The Trinity challenges us to be together while also being separate.

For example, I have related all my life with an identical twin brother – David. David and I have had to work very hard, especially in our youth, asserting our differences more so than our similarities. At one point our friends seemed to get the “how-similar-we-were” part more than our individualities.

I think in loving relationships, like marriage, we get the “together” part well. And certainly in healthy marriages there needs to be that sense of emotional connection and a desire to be together – to be sure.

But how do healthy relationships also exhibit a separateness, which is equally important? And Godly. Let there be spaces in our togetherness. Don’t blur relational boundaries. Don’t become enmeshed with another so much that individualities are denied, ignored, suppressed. Kahlil Gibran, who wrote the book “The Prophet”, is often quoted at weddings. He wrote this famous poem On Marriage:

Let there be spaces in your togetherness /And let the winds of the heavens dance between you … /Love one another but make not a [smothering] of love; /Let it rather be a moving sea between the shores of your souls … /Stand together yet not too near together …

By respecting our separateness we discover our unity. Unity is paradoxical. Because only by accepting our inherent diversity will we truly be able to celebrate our unity in the triune God. We sometimes, I think, assume that for the church to be unified we need to conform one to another. We have to be same-minded. We need to be uniform and march together in lock-step to the same tune on all doctrinal and liturgical issues.

But our differences are as important if not more in experiencing organizational health. Our unity is strengthened in Christ Jesus when, like a body, the parts are free to function as they are meant and not coerced or forced into some conforming imposition.

The one aspect of the famous David and Goliath story from the bible I love occurs when King Saul expects that the only way little shepherd boy David can defeat the giant Philistine warrior is by putting on all the armor trappings of a typical Israelite soldier. But David, thankfully, is able to recognize his own giftedness and shed the uniform and use the simple gifts given to him – some stones and a sling.

Healthy, relational love is not expressed just in warm fuzzies/feel good, go-along-to-get-along ways. But also needed is some tough love; that is, asserting one’s own wants and needs even if it might upset someone else that you love and care for.
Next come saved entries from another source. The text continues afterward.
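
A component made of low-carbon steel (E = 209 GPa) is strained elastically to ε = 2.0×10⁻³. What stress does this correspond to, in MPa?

σ = E·ε = 209000 MPa × 2.0×10⁻³ = 418 MPa.

418 MPa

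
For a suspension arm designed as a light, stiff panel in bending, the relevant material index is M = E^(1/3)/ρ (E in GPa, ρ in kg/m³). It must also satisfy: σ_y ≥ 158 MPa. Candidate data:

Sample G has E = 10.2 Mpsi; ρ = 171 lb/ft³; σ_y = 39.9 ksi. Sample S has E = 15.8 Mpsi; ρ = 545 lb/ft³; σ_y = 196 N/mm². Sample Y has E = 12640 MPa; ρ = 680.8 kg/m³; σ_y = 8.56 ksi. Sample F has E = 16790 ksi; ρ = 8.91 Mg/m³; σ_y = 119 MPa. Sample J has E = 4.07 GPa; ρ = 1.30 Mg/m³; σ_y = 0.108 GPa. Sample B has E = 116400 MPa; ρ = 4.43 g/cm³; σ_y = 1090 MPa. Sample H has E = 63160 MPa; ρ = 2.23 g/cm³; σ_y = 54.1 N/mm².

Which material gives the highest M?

sample G

Screen on constraints: σ_y ≥ 158 MPa. Survivors: sample G, sample S, sample B.
Normalizing units and computing the index:
  sample G: E = 70.33 GPa, ρ = 2739 kg/m³
  sample S: E = 108.9 GPa, ρ = 8730 kg/m³
  sample B: E = 116.4 GPa, ρ = 4430 kg/m³
  sample G: M = 1.51×10⁻³
  sample B: M = 1.10×10⁻³
  sample S: M = 0.547×10⁻³
Highest index: sample G.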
When emotional distance is established in any relationship, when clarifying your stance, taking a stand, taking responsibility for your needs flavors the nature of the relationship, there will be health and healing. Thank God Martin Luther had the guts to stand up over 500 years ago and clarify his stance when he said, “Here I stand.” Those three words set a religious world in motion for centuries to come.

I quoted Dutch priest Henri Nouwen at the beginning of my sermon; Henri Nouwen lived a large portion of his life as pastor caring for the intelligently disabled people at L’Arche Daybreak Community inTorontosome decades ago. He wrote several books about the Christian life, spirituality and ministry before dying in the mid-90’s. He has been, for me, a mentor through his written word.
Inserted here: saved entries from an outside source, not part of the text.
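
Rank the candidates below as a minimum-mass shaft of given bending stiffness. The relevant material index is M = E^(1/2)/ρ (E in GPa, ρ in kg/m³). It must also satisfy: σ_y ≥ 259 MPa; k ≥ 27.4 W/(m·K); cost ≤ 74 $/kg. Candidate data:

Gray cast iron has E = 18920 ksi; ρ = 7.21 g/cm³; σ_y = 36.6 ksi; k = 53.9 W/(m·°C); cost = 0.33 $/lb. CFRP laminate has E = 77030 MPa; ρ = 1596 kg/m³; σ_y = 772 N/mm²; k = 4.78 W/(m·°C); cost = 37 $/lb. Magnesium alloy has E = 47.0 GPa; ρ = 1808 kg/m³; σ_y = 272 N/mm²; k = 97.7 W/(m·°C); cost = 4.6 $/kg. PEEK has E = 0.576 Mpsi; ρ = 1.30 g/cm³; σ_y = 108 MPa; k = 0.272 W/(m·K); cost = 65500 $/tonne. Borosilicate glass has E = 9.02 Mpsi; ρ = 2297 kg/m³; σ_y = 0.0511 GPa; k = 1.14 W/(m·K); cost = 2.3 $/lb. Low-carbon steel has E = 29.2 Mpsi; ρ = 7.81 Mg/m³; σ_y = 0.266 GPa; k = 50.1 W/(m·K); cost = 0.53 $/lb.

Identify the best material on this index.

Screen on constraints: σ_y ≥ 259 MPa; k ≥ 27.4 W/(m·K); cost ≤ 74 $/kg. Survivors: magnesium alloy, low-carbon steel.
After converting to SI:
  magnesium alloy: E = 47.00 GPa, ρ = 1808 kg/m³
  low-carbon steel: E = 201.3 GPa, ρ = 7810 kg/m³
  magnesium alloy: M = 3.79×10⁻³
  low-carbon steel: M = 1.82×10⁻³
The maximum is for magnesium alloy.

magnesium alloy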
He writes often about the importance of a balance between a ministry of presence AND absence. While being present constitutes much of pastoral care work, he argues for the importance of also being absent. In other words, not always being with, but being apart from the one for whom you care.
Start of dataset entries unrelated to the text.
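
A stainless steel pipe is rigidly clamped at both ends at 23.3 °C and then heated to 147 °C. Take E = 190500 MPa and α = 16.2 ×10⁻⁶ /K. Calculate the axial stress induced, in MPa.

382 MPa

E = 190500 MPa = 190.5 GPa.
ΔT = 123.7 K. Constrained thermal stress σ = E·α·ΔT = 190.5×10³ MPa × 16.2×10⁻⁶ × 123.7 = 382 MPa (compressive).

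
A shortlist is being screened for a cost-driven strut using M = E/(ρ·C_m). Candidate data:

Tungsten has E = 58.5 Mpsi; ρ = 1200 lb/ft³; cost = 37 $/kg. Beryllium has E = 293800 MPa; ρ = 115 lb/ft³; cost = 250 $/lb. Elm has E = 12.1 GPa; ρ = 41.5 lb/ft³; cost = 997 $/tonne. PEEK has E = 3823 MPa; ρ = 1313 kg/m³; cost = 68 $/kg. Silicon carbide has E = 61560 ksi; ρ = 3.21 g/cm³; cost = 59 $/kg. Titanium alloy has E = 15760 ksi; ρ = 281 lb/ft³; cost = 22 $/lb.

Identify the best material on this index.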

God entered into intimacy with us not only by Christ’s coming but also by his leaving – in his dying an earthly death, in the ascension. In fact, the Gospels show that on the Cross where God’s absence was most loudly expressed by Jesus when he cried, “My God, My God, why have you deserted me…” (Psalm 22:1-15) God’s presence was then most profoundly revealed. When God through the humanity of Jesus freely chose to share our most painful experience of divine absence, then God became most present to us, in the Spirit our Comforter. Without a separateness in the relationship, we would not know God’s profound presence.

Thank God for the Trinity! In relating to a triune God we learn first hand in our life’s experience what it means in relationship to be both together and separate in holy love.